Each week, Lizzy Goodman guides you through the dirty streets of rock and roll.
There’s this scene in Martin Scorsese’s 2005 documentary on Bob Dylan No Direction Home in which singer-songwriter Bob Neuwirth is describing the standard ’60s hipsters used to rate a new artist. The question they asked wasn’t who produced the single or was that song in Girls last week. It was: “Does he have something to say?” I’m not going to be all get-off-my-lawn about this — I roll my eyes at those nostalgia junkies who think everything was fundamentally better before we were all born. But I do find it interesting how completely the paradigm has shifted from a youth culture that demands its artists be politically and culturally outspoken to one that discourages it.
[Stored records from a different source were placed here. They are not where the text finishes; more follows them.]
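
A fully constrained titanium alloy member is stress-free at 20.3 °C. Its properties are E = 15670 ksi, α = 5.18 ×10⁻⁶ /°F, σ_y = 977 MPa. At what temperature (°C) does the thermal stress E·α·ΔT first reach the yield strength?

E = 15670 ksi = 108.0 GPa.
α = 5.18×10⁻⁶/°F × 9/5 = 9.32×10⁻⁶/K.
E·α·ΔT = 977.0 MPa ⇒ ΔT = 977.0 / (108.0×10³ × 9.32×10⁻⁶) = 969.8 K.
T = 20.3 + 969.8 = 990.1 °C.

990 °C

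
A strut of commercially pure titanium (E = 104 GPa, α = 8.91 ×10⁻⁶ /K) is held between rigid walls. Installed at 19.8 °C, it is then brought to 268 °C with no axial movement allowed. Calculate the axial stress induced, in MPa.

ΔT = 248.2 K. Constrained thermal stress σ = E·α·ΔT = 104.0×10³ MPa × 8.91×10⁻⁶ × 248.2 = 230 MPa (compressive).

230 MPa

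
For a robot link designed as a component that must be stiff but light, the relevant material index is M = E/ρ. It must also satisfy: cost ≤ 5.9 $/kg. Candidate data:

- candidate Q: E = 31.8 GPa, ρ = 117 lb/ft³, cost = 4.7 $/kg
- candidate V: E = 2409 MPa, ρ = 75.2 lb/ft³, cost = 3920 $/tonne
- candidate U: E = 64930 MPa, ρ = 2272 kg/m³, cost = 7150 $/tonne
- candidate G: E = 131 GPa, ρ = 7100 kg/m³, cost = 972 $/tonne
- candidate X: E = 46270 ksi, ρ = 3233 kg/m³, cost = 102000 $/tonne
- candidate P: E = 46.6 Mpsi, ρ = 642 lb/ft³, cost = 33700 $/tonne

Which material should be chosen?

candidate G

Screen on constraints: cost ≤ 5.9 $/kg. Survivors: candidate Q, candidate V, candidate G.
In SI units:
  candidate Q: E = 31.80 GPa, ρ = 1874 kg/m³
  candidate V: E = 2.409 GPa, ρ = 1205 kg/m³
  candidate G: E = 131.0 GPa, ρ = 7100 kg/m³
  candidate G: M = 18.5 MN·m/kg
  candidate Q: M = 17.0 MN·m/kg
  candidate V: M = 2.00 MN·m/kg
Highest index: candidate G.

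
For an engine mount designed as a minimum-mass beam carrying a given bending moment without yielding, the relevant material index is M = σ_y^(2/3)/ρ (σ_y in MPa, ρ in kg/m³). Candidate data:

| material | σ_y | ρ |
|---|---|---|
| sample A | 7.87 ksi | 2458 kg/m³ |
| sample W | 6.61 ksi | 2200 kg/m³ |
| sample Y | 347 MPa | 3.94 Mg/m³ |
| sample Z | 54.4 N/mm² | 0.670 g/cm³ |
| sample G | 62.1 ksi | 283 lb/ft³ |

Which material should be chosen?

sample Z

Putting every candidate on a common basis:
  sample A: σ_y = 54.26 MPa, ρ = 2458 kg/m³
  sample W: σ_y = 45.57 MPa, ρ = 2200 kg/m³
  sample Y: σ_y = 347.0 MPa, ρ = 3940 kg/m³
  sample Z: σ_y = 54.40 MPa, ρ = 670.0 kg/m³
  sample G: σ_y = 428.2 MPa, ρ = 4533 kg/m³
  sample Z: M = 21.4×10⁻³
  sample Y: M = 12.5×10⁻³
  sample G: M = 12.5×10⁻³
  sample A: M = 5.83×10⁻³
  sample W: M = 5.80×10⁻³
Sample Z has the largest M.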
No question, artists are still activists everywhere but on record, playing benefit shows, donating songs to charity CDs, and, during presidential election season, stumping for their candidate of choice. But when was the last time you heard a genuinely outraged, politically opinionated popular song? For the most part, that’s a good thing. Deliberately politicized music can easily feel condescending or at least naïve. But just as we’ve come to see “intellectual” and “elite” as put downs, reflective of an inherent holier-than-thou smugness, there’s now this sense that writing straight-up protest songs is tacky, reflective of an inflated sense of self and how much your opinions matter.
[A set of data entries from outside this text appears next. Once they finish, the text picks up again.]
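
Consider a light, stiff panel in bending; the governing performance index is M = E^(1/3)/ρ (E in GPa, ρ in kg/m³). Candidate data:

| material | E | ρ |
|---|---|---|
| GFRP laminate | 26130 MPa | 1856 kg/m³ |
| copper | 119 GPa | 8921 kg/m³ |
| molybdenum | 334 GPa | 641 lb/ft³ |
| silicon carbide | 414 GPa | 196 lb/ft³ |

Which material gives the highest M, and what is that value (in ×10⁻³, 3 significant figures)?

In SI units:
  GFRP laminate: E = 26.13 GPa, ρ = 1856 kg/m³
  copper: E = 119.0 GPa, ρ = 8921 kg/m³
  molybdenum: E = 334.0 GPa, ρ = 10270 kg/m³
  silicon carbide: E = 414.0 GPa, ρ = 3140 kg/m³
  silicon carbide: M = 2.37×10⁻³
  GFRP laminate: M = 1.60×10⁻³
  molybdenum: M = 0.676×10⁻³
  copper: M = 0.551×10⁻³
Silicon carbide ranks first.

silicon carbide, M = 2.37×10⁻³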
Omaha bred punk rockers Desaparacidos — and their ringleader, Conor Oberst — are an exception to all that. Formed in the early 2000s they put out their first and only record Read Music, Speak Spanish the winter after 9/11. It wasn’t great timing for an album that condemned drone strikes (“The Happiest Place on Earth”) and presciently warned of the deceptive joy of low-interest home ownership (“Hole in One”). They toured for a bit, disbanded, and moved on to other projects. But in 2010 the guys found themselves back at band practice in a basement in Omaha. They played a show and “it felt so natural and more fun than it ever did,” recalled guitarist Denver Dalley. “So that really pushed us to actually be a band again.”
It turns out that in the near decade they’ve been silent, kids who would have been in middle school when the towers fell were stumbling upon this lone record by this mysteriously named band and connecting to its anti-corporate message and sense of generational isolation. At a recent show at Webster Hall in New York, the crowd was filled with tightly wound, expectant dudes, the kind of faces you’d think you’d have seen at a Minor Threat show in 1982. “It’s truly inspiring when people tell us that they knew nothing of certain issues until they saw us play or started listening to us,” Dalley says. “It’s an honor to think that we inspired someone to research or even start a conversation.”
Considering the fact that our government has (once again) been brought to a standstill by fractious bickering I wouldn’t have tolerated from the seven-year-old boys I used to teach second grade to, it would be easy to yammer on about how timely Desaparecidos return is. And that is what I was thinking during most of the show, as Oberst screamed lines like, “Opportunity, no it don’t exist/ It’s the opiate of the populace/We need some harder shit now.” But after an ecstatically sweaty set, the band came back for an encore (“Spanish Bombs,” by the Clash) after which Oberst hurled himself into the crowd. “The most important thing is playing together to have fun,” Dalley told me later. “To do this because we want to, not because we are expected to.” As Oberst’s body was passed along the bed of outstretched arms it occurred to me that every rock show, every moment of defiant, aggressive joy, is an act of protest against an increasingly corporatized, monetized, and anesthetized world. Still, it’s good to have them back.